The Intersection of Art and Literature

by
Megan N. Liberty
From the November/December 2018 issue of
Poets & Writers Magazine

When Lisa Pearson was a student in the MFA program in fiction at the University of Oregon, she had trouble finding a place for her type of writing. “My work was influenced by visual artists, filmmakers, and theater,” she says, “but neither the faculty nor my fellow students seemed interested in Sophie Calle, Maya Deren, or Elizabeth LeCompte.” This sparked a question in Pearson: If as a young writer she wanted to create multidisciplinary literature but could find no structure or outlet for it, who else was being similarly held back? “It made me wonder about what kinds of self-censorship writers were inflicting on themselves,” she says. She decided to create a space to encourage and publish work that embraced both literary and visual work.

Clockwise from top left: An interior image from Frail Sister; the cover of the book by Karen Green; “Untitled (‘The Avant-Garde’), Art News Annual #34,” as it appears in Siglio's first title, The Nancy Book (2008) by Joe Brainard. 

In 2008 Pearson founded Siglio Press, an independent publisher that carries the motto “Uncommon books at the intersection of art & literature.” Over the past ten years, during which time Pearson moved the press from Los Angeles to New York’s Hudson River Valley, Siglio has published more than two dozen books by image-text pioneers such as Calle, Dick Higgins, and Marcel Broodthaers. Pearson has also brought to light the radical autobiographical drawings, paintings, and recipes of Dorothy Iannone, the handmade stamps of Vincent Sardon, and the intimate sketches, collages, and writings of Robert Seydel, a close friend of hers who died in 2011. This fall Siglio will publish two new titles: Karen Green’s Frail Sister, a “fictional archive of altered photos, letters, collages, and drawings” inspired by Green’s aunt who went missing, and Intermedia, Fluxus and the Something Else Press: Selected Writings by Dick Higgins, edited by Steve Clay and Ken Friedman.

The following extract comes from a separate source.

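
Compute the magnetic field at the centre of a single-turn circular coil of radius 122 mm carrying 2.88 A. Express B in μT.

At the centre of a circular loop the Biot–Savart law gives B = μ₀I/(2R).
B = (4π×10⁻⁷ × 2.88) / (2 × 0.122) = 1.48×10⁻⁵ T.

B ≈ 14.8 μT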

Siglio’s first book, published in 2008, was a collection of poet and visual artist Joe Brainard’s “Nancy” comics. Pearson proposed the idea for The Nancy Book to poet Ron Padgett, Brainard’s artistic and literary executor. “The result surpassed my rising expectations,” says Padgett. “I am so glad to have had the chance to work with [Pearson], and I know Joe would have liked her enormously.” Pearson cites “Brainard’s playfulness, his joy, his sense of wonder” as qualities “even the most serious Siglio books have.” 

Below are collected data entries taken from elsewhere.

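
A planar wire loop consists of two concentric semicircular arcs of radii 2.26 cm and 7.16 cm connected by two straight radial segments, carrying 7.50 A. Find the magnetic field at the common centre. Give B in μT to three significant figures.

The radial connectors point toward the centre, so dl × r̂ = 0 and they contribute nothing.
Each semicircle gives μ₀I/(4R): inner arc 1.04×10⁻⁴ T, outer arc 3.29×10⁻⁵ T.
The two arcs carry current in opposite angular senses, so their fields oppose: B = |1.04×10⁻⁴ − 3.29×10⁻⁵| = 7.13×10⁻⁵ T.

B ≈ 71.3 μT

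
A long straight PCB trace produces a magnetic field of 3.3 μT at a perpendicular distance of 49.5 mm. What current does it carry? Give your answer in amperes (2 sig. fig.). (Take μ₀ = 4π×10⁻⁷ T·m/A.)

For a long straight wire B = μ₀I/(2πd), so I = 2πdB/μ₀.
I = 2π × 0.0495 × 3.30×10⁻⁶ / (4π×10⁻⁷) = 0.817 A.

I ≈ 0.82 A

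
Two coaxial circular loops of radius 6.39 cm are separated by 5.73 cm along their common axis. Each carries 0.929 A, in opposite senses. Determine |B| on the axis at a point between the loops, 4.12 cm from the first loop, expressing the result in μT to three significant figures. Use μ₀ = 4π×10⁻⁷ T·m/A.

Each loop contributes B = μ₀IR²/[2(R²+z²)^(3/2)] on the axis, with z measured from that loop.
Loop 1 (z = 0.0412 m): B₁ = 5.42×10⁻⁶ T. Loop 2 (z = 0.0161 m): B₂ = 8.33×10⁻⁶ T.
The fields oppose: B = |B₁ − B₂| = 2.91×10⁻⁶ T.

B ≈ 2.91 μT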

Siglio exists not only at the crossroads of words and pictures, but at the intersection of intellect and humor. Titles span categories including artists’ books, poetry, and comics, all while remaining uninhibited by these classifications. “There have been so many cross-genre, inter-media movements in art,” says Elizabeth Zuba, who worked with Pearson on several books as an editor and a translator. “But the purveyors of art and the journalism around it can still be, generally speaking, really shockingly divided by category.” When Zuba was working on a translation of Broodthaers’s poetry and compiling an anthology of Ray Johnson’s writing, she learned of Siglio and recognized it would be the right publisher for both projects. “I knew that I could likely find an art publisher, and maybe I could find a poetry publisher, but I wanted both,” she says. Siglio rejects the assumption that one artistic practice must kneel to the other, and as such its books often highlight the writings of artists known primarily for their visual work, like Broodthaers, and the visuals of artists known mainly for their writings, like Brainard.

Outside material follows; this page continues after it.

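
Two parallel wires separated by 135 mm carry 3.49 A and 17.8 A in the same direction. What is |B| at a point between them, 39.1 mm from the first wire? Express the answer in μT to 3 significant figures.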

Siglio is a “wunderkammer”—in Zuba’s words—a cabinet of curiosities that expands and transforms what is expected of visual-verbal literature, including the assumption that multidisciplinary books should include images. This is seen, for instance, in the novel S P R A W L (2010), by Danielle Dutton, which engages with the photographs of Laura Letinsky. The book doesn’t incorporate the photos themselves but is visually striking in its own way: The 144-page book has no paragraph breaks, with page after page of justified text representing the monotony of suburban life. “I think S P R A W L was in many ways the outlier on the Siglio list, but that made it especially interesting to me,” Dutton says. Every aspect of a Siglio title is unique, from its layout and design to its size and paper texture. The physical objectness of Siglio books is what sets them apart.

“What seemed ‘uncategorizable’ ten years ago has changed, and I’m always pushing to the margins to find what now defies categories and challenges paradigms,” says Pearson, who accepts book query submissions in the summer. In the ten years since Siglio was founded, a number of other publishers, including New Directions, Ugly Duckling Presse, and Semiotext(e), have been producing intersectional, interdisciplinary books. Siglio both contributes to and pushes the limits of this expanded publishing landscape.

“[Siglio books] nurture an audience for these works who will embrace and engage them,” Pearson says, “so that they enter the world as if they were inevitable, even necessary—rather than impossible or improbable.”